I was teaching a visiting class a science lesson and a kid raised his hand and asked what happened to my head. I asked what’s wrong with my head and he said there’s a huge bump on it.
You never have such rapt attention from a class as when there might be something wrong or embarrassing happening. So every eye is on my forehead and more kids are nodding agreement that there’s something wrong with my forehead. I run over and looked in my little mirror to see if I could see anything and get that hypochondriac feeling that something is wrong. Little chills going down my body. I begin to sense a fever coming on. Was that a strange twinge in my brain?
I don’t know the average height of an elementary school teacher, but I’m pretty sure it’s about six inches shorter than the height at which they install the small closet mirrors. From my perch on the top of my toes, swaying back and forth, I can’t see anything wrong. More kids were agreeing that something was wrong – like the good kids I’m confident aren’t spinning tales to get out of doing science. Trying to be the responsible, unflusterable adult, we continue on with states of matter. When the kids went out to recess I ran to the bathroom and looked in the mirror. Still nothing, just a forehead. I did notice that the way my head is shaped, there’s a portion that rises up on my forehead that could be perceived as a massive, head-sized bump.

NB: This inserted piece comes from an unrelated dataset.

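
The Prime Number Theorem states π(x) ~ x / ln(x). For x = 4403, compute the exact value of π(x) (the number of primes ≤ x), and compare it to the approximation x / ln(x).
π(4403) = 599;  x/ln(x) ≈ 524.79;  relative error ≈ 12.39%.

Directly count primes up to 4403: π(4403) = 599. The PNT approximation gives 4403/ln(4403) ≈ 4403/8.39004 ≈ 524.79. Relative error (π(x) − x/ln(x)) / π(x) ≈ 12.39%; the approximation is known to undercount slightly (Li(x) is a better estimate).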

The next day we discussed it again and we came to agreement that I didn’t have a huge bump on my head, that it was just the shape of my head.
Thank you children.
I talked about it with my boyfriend at the time and he said, “Oh yeah, well that one time when you said you’d look terrible bald because your head is all lumpy, I just assumed that’s what you meant.”
It’s not what I meant.
I meant the part of my head that is covered with hair is lumpy.
But apparently the world sees a Neanderthal bump.
People always talk about how kids are sweet and tender and innocent. And in some ways they are. But that same innocence leads them to sometimes be brutally honest. You’ll know exactly where you stand with kids.
Do you look fat? Yep.
Does my hair look weird? Oh yeah.
Was that lesson boring? Uh-huh.
Some of them don’t always naturally think of others. It needs to be cultivated, drawn out of them.
One of the most important outcomes of any education is how the student behaves. A good employee, citizen, spouse, friend, parent, and human is kind, honest, selfless, and empathetic.
This summer I took a class on philosophy and we read ideas from Plato, Locke, Rousseau, and others. We discussed their purposes for educating children and many were far more interested in the character of their students than the academic outcomes. Their students were being prepared as whole people, with genuine morals. I It struck me as being somewhat backwards from the way we often train kids to be good in school. They get a pencil or a sticker for being kind or honest. Teachers are bugged to turn in their student of the week or month with vague reasons for what the student is being honored for. At what point does the student give serious reflection on what they want to be and their desire switch to being an intrinsic desire and true characteristic of a person?
I wanted to try something this year. Instead of rewarding the person doing the good deed I wanted to hear exclusively from recipients of goodness. I’d like to create brief videos of students who have been on the receiving end of someone else’s good deed. We’ll learn what the need was, how it was filled, and how they feel about it.
Maybe seeing positive consequences of thoughtful actions will make them think twice before mentioning their teacher’s neanderthal head.